Drought last year, super snowpack this year create challenging times at Ruedi Reservoir
The Aspen Times
Last year at this time, Tim Miller was pondering if there would be enough spring runoff to fill Ruedi Reservoir.
This year, the hydrologist with the U.S. Bureau of Reclamation has one of the beefiest snowpacks in at least 10 years to work with.
Miller oversees regulating the outflow of the reservoir 12 miles east of Basalt. It is his responsibility to fill the reservoir so water is available later in the year for irrigation and other uses.
He said droughts and abundant snow years all present their special challenges. Last year, he had to dial back releases to try to fill the tub. This year, he has to make sure he has enough room for the inflow.
“They’re all equally difficult,” Miller said this week. “It’s just difficult in a different way.”
He envisions Ruedi Reservoir filling during the first half of July, likely around July 4. The Bureau of Reclamation and two other agencies have forecast the amount of water flowing into the reservoir this year at 120 percent to 140 percent of average for April through July.
Miller said one thing that stands out this year is that the lower-elevation snowpack is so big in the Fryingpan Valley. The Kiln snow telemetry site, at 9,600 feet in elevation, was at 147 percent of median Thursday.
The Ivanhoe Lake site, at 10,400 feet, was at 168 percent of median. The last comparable snowpacks were in 2011, when winter wouldn’t end.
“In 2011, we continued to hold onto snow longer,” Miller said. “Storms just kept on coming.”
The inflow to the reservoir peaked at about 1,500 cubic feet per second in late June 2011 and stayed at about 1,300 cfs for several days. Releases from the dam were ramped up to 870 cfs, close to the maximum without causing flooding. The reclamation bureau warned town officials going into the Fourth of July weekend that it might have to boost releases from the dam even further. Town officials were prepared for at least minor flooding.
The inflow dropped just in time and faded fast. Flooding was averted.
This year, Ruedi Reservoir is lower than usual for this time of year in the aftermath of the drought of 2018. Extra water was required for fighting the Lake Christine Fire and late-season irrigation.
The reservoir was at about 55 percent full. While that isn’t a historically low level, it is 10,000 acre-feet lower than at this point last year and at this point in 2011, Miller said. Having the extra space compared with the big runoff year of 2011 is reassuring, he said.
Miller said he will keep the reservoir level hovering about where it is in anticipation of runoff starting soon.
The outlook for the reservoir is good for boaters because of the high probability it will fill right around July 4, Miller said.

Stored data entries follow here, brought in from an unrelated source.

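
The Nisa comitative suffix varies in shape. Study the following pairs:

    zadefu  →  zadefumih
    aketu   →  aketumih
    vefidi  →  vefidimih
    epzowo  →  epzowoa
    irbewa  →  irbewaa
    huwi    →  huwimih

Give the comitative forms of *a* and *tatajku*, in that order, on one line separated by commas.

Looking at the last vowel of each stem: -mih when the last vowel of the stem is a high vowel (*zadefu*, *aketu*, *vefidi*, *huwi*); -a when the last vowel of the stem is a non-high vowel (*epzowo*, *irbewa*).
*a* — last vowel /a/ (a non-high vowel) → -a → *aa*.
*tatajku* — last vowel /u/ (a high vowel) → -mih → *tatajkumih*.

aa, tatajkumih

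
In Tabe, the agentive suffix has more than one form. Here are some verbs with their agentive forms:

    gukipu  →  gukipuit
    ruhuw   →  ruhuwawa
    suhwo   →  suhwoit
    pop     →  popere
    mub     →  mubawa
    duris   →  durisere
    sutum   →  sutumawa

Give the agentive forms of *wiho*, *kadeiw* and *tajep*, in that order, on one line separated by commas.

wihoit, kadeiwawa, tajepere

Looking at the final sound of each stem: -ere when the stem ends in a voiceless consonant (*pop*, *duris*); -awa when the stem ends in a voiced consonant (*ruhuw*, *mub*, *sutum*); -it when the stem ends in a vowel (*gukipu*, *suhwo*).
Since the final sound of *wiho* is /o/ (a vowel), it takes -it, giving *wihoit*.
*kadeiw*: final sound = /w/, a voiced consonant → -awa → *kadeiwawa*.
Since the final sound of *tajep* is /p/ (a voiceless consonant), it takes -ere, giving *tajepere*.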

The outlook for anglers on the lower Fryingpan River is less certain. Miller said the outflows from the reservoir will likely be higher from later this spring through July than they were last year. The flows in late summer and into fall will depend on the U.S. Fish and Wildlife Service’s plan for managing the Colorado River near Grand Junction for endangered fish species. Water from Ruedi Reservoir is often used to increase levels on the Colorado River.
The ideal situation this spring and summer would be slow, steady melting of the snowpack, producing a consistent inflow to the reservoir, according to Miller. But he knows Mother Nature will likely throw some curves.
“We never get that” ideal situation, he said.